To evaluate match performances of substitute players using different research designs.
English Premier League matches were analyzed using a multiple-camera system. Two research designs were adopted: ...an independent-measures analysis comparing the match-performance characteristics of players completing the entire match (n = 810) vs substitutes (n = 286) and the players they replaced (n = 286) and a repeated-measures analysis comparing the same players completing full matches vs those in which they were introduced as a substitute (n = 94).
Most substitutions (P < .05) occurred at halftime and between the 60- to 85-min vs all first-half periods and the remaining second-half periods (effect size ES: 0.85-1.21). These substitutions become more (P < .01) offensive (eg, more attacking positions were introduced) in relation to the positions introduced as the half progressed (ES: 0.93-1.37). Independent-measures analysis indicated that high-intensity running was greater (P < .01) in substitutes compared with players who either completed the entire match or were replaced (ES: 0.28-0.67), but no differences were evident for pass-completion rates (ES: 0.01-0.02). Repeated-measures analysis highlighted that players covered more (P < .01) high-intensity running when they were introduced as substitutes compared with the equivalent period of the second- but not the first-half period (ES: 0.21-0.47). Both research designs indicated that attackers covered more (P < .05) high-intensity running than peers or their own performances when completing the entire match (ES: 0.45- 0.71).

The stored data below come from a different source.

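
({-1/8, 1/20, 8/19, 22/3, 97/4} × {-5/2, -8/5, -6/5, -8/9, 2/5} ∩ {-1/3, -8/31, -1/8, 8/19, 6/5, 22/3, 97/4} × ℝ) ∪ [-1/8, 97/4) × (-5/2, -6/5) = ([-1/8, 97/4) × (-5/2, -6/5)) ∪ ({-1/8, 8/19, 22/3, 97/4} × {-5/2, -8/5, -6/5, -8/9, 2/5})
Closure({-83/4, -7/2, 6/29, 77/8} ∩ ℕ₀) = ∅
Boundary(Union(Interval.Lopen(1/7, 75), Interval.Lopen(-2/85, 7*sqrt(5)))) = {-2/85, 75}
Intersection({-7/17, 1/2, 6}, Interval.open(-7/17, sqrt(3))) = {1/2}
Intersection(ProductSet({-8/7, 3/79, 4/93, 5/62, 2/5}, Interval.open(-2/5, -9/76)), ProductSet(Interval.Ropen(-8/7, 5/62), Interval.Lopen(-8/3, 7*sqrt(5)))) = ProductSet({-8/7, 3/79, 4/93}, Interval.open(-2/5, -9/76))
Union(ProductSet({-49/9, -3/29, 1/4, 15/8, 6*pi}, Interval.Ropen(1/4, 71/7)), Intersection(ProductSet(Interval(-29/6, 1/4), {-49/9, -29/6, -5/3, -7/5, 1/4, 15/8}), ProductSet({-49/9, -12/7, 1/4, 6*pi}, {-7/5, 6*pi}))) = Union(ProductSet({-12/7, 1/4}, {-7/5}), ProductSet({-49/9, -3/29, 1/4, 15/8, 6*pi}, Interval.Ropen(1/4, 71/7)))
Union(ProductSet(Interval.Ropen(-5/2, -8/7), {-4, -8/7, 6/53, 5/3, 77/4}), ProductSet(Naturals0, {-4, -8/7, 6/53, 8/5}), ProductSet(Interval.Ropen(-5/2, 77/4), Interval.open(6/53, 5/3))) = Union(ProductSet(Interval.Ropen(-5/2, -8/7), {-4, -8/7, 6/53, 5/3, 77/4}), ProductSet(Interval.Ropen(-5/2, 77/4), Interval.open(6/53, 5/3)), ProductSet(Naturals0, {-4, -8/7, 6/53, 8/5}))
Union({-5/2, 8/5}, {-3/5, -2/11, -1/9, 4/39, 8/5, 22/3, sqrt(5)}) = {-5/2, -3/5, -2/11, -1/9, 4/39, 8/5, 22/3, sqrt(5)}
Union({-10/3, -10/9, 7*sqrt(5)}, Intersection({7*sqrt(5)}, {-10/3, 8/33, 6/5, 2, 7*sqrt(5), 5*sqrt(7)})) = {-10/3, -10/9, 7*sqrt(5)}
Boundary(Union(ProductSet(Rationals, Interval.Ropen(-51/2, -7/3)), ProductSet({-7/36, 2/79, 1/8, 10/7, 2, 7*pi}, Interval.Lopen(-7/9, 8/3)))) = Union(ProductSet({-7/36, 2/79, 1/8, 10/7, 2, 7*pi}, Interval(-7/9, 8/3)), ProductSet(Reals, Interval(-51/2, -7/3)))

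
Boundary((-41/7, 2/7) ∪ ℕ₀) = {-41/7, 2/7} ∪ (ℕ₀ \ (-41/7, 2/7))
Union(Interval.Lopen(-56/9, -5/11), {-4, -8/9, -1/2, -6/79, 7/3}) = Union({-6/79, 7/3}, Interval.Lopen(-56/9, -5/11))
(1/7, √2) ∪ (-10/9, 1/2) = (-10/9, √2)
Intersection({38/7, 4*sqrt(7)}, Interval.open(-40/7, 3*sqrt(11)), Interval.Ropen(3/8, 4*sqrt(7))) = {38/7}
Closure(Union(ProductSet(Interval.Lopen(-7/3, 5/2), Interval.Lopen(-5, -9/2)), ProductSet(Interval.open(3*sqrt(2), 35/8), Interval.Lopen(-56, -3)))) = Union(ProductSet({-7/3, 5/2}, Interval(-5, -9/2)), ProductSet({35/8, 3*sqrt(2)}, Interval(-56, -3)), ProductSet(Interval(-7/3, 5/2), {-5, -9/2}), ProductSet(Interval.Lopen(-7/3, 5/2), Interval.Lopen(-5, -9/2)), ProductSet(Interval(3*sqrt(2), 35/8), {-56, -3}), ProductSet(Interval.open(3*sqrt(2), 35/8), Interval.Lopen(-56, -3)))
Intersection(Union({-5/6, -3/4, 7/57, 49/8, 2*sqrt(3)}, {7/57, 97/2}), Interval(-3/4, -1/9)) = {-3/4}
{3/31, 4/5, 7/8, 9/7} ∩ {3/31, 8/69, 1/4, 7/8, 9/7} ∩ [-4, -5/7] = ∅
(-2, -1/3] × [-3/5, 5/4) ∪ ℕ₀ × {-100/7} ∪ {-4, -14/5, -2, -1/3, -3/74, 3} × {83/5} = (ℕ₀ × {-100/7}) ∪ ({-4, -14/5, -2, -1/3, -3/74, 3} × {83/5}) ∪ ((-2, -1/3] × [-3/5, 5/4))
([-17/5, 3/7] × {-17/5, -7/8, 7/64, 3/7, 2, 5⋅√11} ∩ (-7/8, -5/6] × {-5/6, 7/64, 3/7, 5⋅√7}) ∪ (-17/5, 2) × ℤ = ((-17/5, 2) × ℤ) ∪ ((-7/8, -5/6] × {7/64, 3/7})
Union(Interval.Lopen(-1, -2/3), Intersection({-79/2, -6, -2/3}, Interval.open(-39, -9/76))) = Union({-6}, Interval.Lopen(-1, -2/3))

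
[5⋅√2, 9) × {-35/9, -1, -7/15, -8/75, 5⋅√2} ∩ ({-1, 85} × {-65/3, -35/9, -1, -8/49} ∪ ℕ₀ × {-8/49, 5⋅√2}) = {8} × {5⋅√2}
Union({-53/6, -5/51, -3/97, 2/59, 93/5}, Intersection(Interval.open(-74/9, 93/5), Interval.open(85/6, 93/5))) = Union({-53/6, -5/51, -3/97, 2/59}, Interval.Lopen(85/6, 93/5))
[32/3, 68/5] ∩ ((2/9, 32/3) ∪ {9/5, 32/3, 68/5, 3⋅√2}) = {32/3, 68/5}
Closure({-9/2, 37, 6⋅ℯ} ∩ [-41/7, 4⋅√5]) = {-9/2}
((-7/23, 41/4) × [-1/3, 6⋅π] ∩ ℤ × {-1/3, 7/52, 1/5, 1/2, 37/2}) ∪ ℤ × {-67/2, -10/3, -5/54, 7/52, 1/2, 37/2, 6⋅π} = ({0, 1, …, 10} × {-1/3, 7/52, 1/5, 1/2, 37/2}) ∪ (ℤ × {-67/2, -10/3, -5/54, 7/52, 1/2, 37/2, 6⋅π})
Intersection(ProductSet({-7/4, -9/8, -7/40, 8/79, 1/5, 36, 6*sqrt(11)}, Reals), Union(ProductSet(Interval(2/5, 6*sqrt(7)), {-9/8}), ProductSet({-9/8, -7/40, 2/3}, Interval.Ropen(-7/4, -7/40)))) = ProductSet({-9/8, -7/40}, Interval.Ropen(-7/4, -7/40))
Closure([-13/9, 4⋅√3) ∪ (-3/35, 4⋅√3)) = [-13/9, 4⋅√3]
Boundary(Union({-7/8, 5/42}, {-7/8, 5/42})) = {-7/8, 5/42}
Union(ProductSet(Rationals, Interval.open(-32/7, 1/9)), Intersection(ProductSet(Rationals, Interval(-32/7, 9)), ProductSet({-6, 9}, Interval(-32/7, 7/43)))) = Union(ProductSet({-6, 9}, Interval(-32/7, 7/43)), ProductSet(Rationals, Interval.open(-32/7, 1/9)))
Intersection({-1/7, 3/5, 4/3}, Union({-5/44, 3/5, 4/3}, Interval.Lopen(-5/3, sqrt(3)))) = {-1/7, 3/5, 4/3}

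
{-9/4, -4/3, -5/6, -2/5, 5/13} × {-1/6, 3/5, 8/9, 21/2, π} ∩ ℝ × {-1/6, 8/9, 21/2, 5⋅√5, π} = {-9/4, -4/3, -5/6, -2/5, 5/13} × {-1/6, 8/9, 21/2, π}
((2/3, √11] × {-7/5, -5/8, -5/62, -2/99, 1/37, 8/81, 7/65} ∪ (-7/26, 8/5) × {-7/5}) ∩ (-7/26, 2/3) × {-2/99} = ∅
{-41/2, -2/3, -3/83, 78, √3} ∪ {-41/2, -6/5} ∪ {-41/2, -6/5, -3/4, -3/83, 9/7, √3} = {-41/2, -6/5, -3/4, -2/3, -3/83, 9/7, 78, √3}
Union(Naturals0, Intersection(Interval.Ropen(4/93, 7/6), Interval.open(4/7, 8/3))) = Union(Interval.open(4/7, 7/6), Naturals0)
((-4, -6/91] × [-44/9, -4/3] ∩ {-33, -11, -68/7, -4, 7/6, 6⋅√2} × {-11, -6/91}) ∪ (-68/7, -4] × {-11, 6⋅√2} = (-68/7, -4] × {-11, 6⋅√2}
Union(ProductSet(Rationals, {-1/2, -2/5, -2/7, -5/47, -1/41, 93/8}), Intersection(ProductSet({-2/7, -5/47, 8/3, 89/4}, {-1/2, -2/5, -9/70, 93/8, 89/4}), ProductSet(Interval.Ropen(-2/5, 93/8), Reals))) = Union(ProductSet({-2/7, -5/47, 8/3}, {-1/2, -2/5, -9/70, 93/8, 89/4}), ProductSet(Rationals, {-1/2, -2/5, -2/7, -5/47, -1/41, 93/8}))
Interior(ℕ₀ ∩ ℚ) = ∅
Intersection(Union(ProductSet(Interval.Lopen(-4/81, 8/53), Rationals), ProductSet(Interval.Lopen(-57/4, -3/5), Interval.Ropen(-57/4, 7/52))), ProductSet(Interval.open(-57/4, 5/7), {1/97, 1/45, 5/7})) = Union(ProductSet(Interval.Lopen(-57/4, -3/5), {1/97, 1/45}), ProductSet(Interval.Lopen(-4/81, 8/53), {1/97, 1/45, 5/7}))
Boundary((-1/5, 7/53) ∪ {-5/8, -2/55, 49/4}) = {-5/8, -1/5, 7/53, 49/4}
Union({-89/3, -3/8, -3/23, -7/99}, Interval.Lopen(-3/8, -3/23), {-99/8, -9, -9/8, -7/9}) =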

Substitutes cover greater high-intensity-running distance; this was particularly evident in attackers, but pass-completion rates did not differ for any position. This information could be beneficial to coaches regarding optimizing the match running performances of their players, but much more work needs to be undertaken to investigate the overall impact of substitutes (physical, technical indicators, and contribution to key moments of matches).